Current Language Section 6. Removal of Officers and Directors
In the event that an Officer or Director is deemed to be incapable of fulfilling the duties for which elected, but will not resign from office voluntarily, the Officer or Director may be removed from office under the following procedure:
- A petition requiring the removal of an Officer or Director and signed by not less than one-third of the voting membership or a majority of all Directors shall be filed with the President, or if the President is the subject of the petition, with the next-ranking officer, and shall specifically set forth the reasons the individual is deemed to be disqualified from further service.

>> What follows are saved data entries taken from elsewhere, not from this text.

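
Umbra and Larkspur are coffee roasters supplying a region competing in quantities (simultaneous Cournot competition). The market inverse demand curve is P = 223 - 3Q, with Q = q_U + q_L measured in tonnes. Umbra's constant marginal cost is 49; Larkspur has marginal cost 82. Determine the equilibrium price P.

Umbra's profit: π_U = (223 - 3Q)q_U - (49q_U). Setting ∂π_U/∂q_U = 0: 174 - 6q_U - 3(q_L) = 0.
Larkspur's first-order condition: 141 - 6q_L - 3(q_U) = 0.
Best responses: q_U = (174 - 3q_L)/6, q_L = (141 - 3q_U)/6.
Solving the pair: q_U = 23, q_L = 12.
Total output Q = 35, so price P = 223 - 3·35 = 118.

118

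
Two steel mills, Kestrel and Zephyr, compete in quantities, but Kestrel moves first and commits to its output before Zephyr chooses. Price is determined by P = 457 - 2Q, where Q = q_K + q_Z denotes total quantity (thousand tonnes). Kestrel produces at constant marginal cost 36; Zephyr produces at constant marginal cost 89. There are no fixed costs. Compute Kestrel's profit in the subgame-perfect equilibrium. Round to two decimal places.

Solve by backward induction. Given q_K, the follower Zephyr maximises π_Z = (457 - 2q_K - 2q_Z)q_Z - 89q_Z.
Setting the follower's marginal profit to zero, 368 - 2q_K - 4q_Z = 0, i.e. q_Z = (368 - 2q_K)/4.
Kestrel substitutes q_Z(q_K) into its own profit: π_K = q_K(457 - 2q_K - (368 - 2q_K)/2) - 36q_K = (273 - q_K)q_K - 36q_K.
The leader's first-order condition 237 - 2q_K = 0 yields q_K = 237/2.
Then q_Z = (368 - 2·(237/2))/4 = 131/4.
Price P = 457 - 2·(605/4) = 309/2.
Kestrel's profit: (309/2 - 36)·(237/2) = 14042.2500.

14042.25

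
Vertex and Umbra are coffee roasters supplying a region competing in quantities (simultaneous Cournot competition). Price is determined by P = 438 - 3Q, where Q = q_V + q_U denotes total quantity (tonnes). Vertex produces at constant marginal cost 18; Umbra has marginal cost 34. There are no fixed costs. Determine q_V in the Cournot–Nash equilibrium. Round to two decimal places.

Vertex's profit: π_V = (438 - 3Q)q_V - (18q_V). Setting ∂π_V/∂q_V = 0: 420 - 6q_V - 3(q_U) = 0.
Umbra's profit: π_U = (438 - 3Q)q_U - (34q_U). Setting ∂π_U/∂q_U = 0: 404 - 6q_U - 3(q_V) = 0.
Rearranging gives the reaction functions q_V = (420 - 3q_U)/6 and q_U = (404 - 3q_V)/6.
Substituting one into the other gives q_V = 436/9 and q_U = 388/9.

48.44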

- Upon receipt of the petition, and not less than twenty (20) days or more than forty-five (45) days thereafter, a special meeting of the voting membership of the Board shall be held, and the sole business of the meeting shall be to consider the charge against the Officer or Director, and to render a decision on such petition.
- The special meeting shall be noticed to all voting Members at least ten (10) days prior to the meeting, and shall be conducted by the President of the Board unless the President’s continued service in office is being considered at the meeting. In such case, the next-ranking officer will conduct the meeting of the hearing by the Members. Provided a quorum is present, a three-fourths vote of Members present and voting shall be required for removal from office.
Proposed Language Section 6. Removal of Officers and Directors:
Absence from three (3) consecutive meetings of the Board of Directors, or any four (4) meetings in a single calendar year, will be considered an automatic resignation from the Board of Directors. The resignation is made official at the next official meeting of the Board of Directors by a simple majority vote.
In the event that an Officer or Director is deemed to be incapable of fulfilling the duties for which elected, but will not resign from office voluntarily, the Officer or Director may be removed from office by a vote of the Board of Directors (Board) under the following procedure:
- A petition requiring the removal of an Officer or Director and signed by not less than one-third of the voting membership or a majority of all Directors shall be filed with the President, or if the President is the subject of the petition, with the next-ranking officer, and shall specifically set forth the reasons the individual is deemed to be disqualified from further service.
- Upon receipt of the petition, and not less than twenty (20) days or more than forty-five (45) days thereafter, a special meeting of the voting membership of the Board shall be held, and the sole business of the meeting shall be to consider the charge against the Officer or Director, and to render a decision on such petition.
The special meeting shall be noticed to all voting Members at least ten (10) days prior to the meeting and shall be conducted by the President of the Board unless the President’s continued service in office is being considered at the meeting. In such case, the next-ranking officer will conduct the meeting of the hearing by the Members. Provided a quorum is present, a three-fourths vote of Members present and voting shall be required for removal from office.
Current Language Article XIV – Committees:
Section 1. Standing Committees. The President shall appoint from among the REALTOR® Members, subject to confirmation by the Board of Directors, the following standing committees:
Awards Fundraising Membership/Partnership
Media Relations Budget/Finance Political Advocacy
Nominating Technology Bylaws/Policy
Long Range Planning Professional Development YPN
Community Outreach/Scholarship Programs (Amended 11/2016)
Section 2. The President shall appoint, subject to confirmation by the Board of Directors, special committees as deemed necessary.
Proposed Language Article XIV – Committees:
Section 1. Standing Committees. The President shall appoint from among the membership, the following standing committees.
- Professional Development
- Governance
- Membership
- Finance
- Advocacy
- Fundraising
Section 2. The President may appoint or approve other committees, task forces, councils, or presidential advisory groups as he/she deems necessary.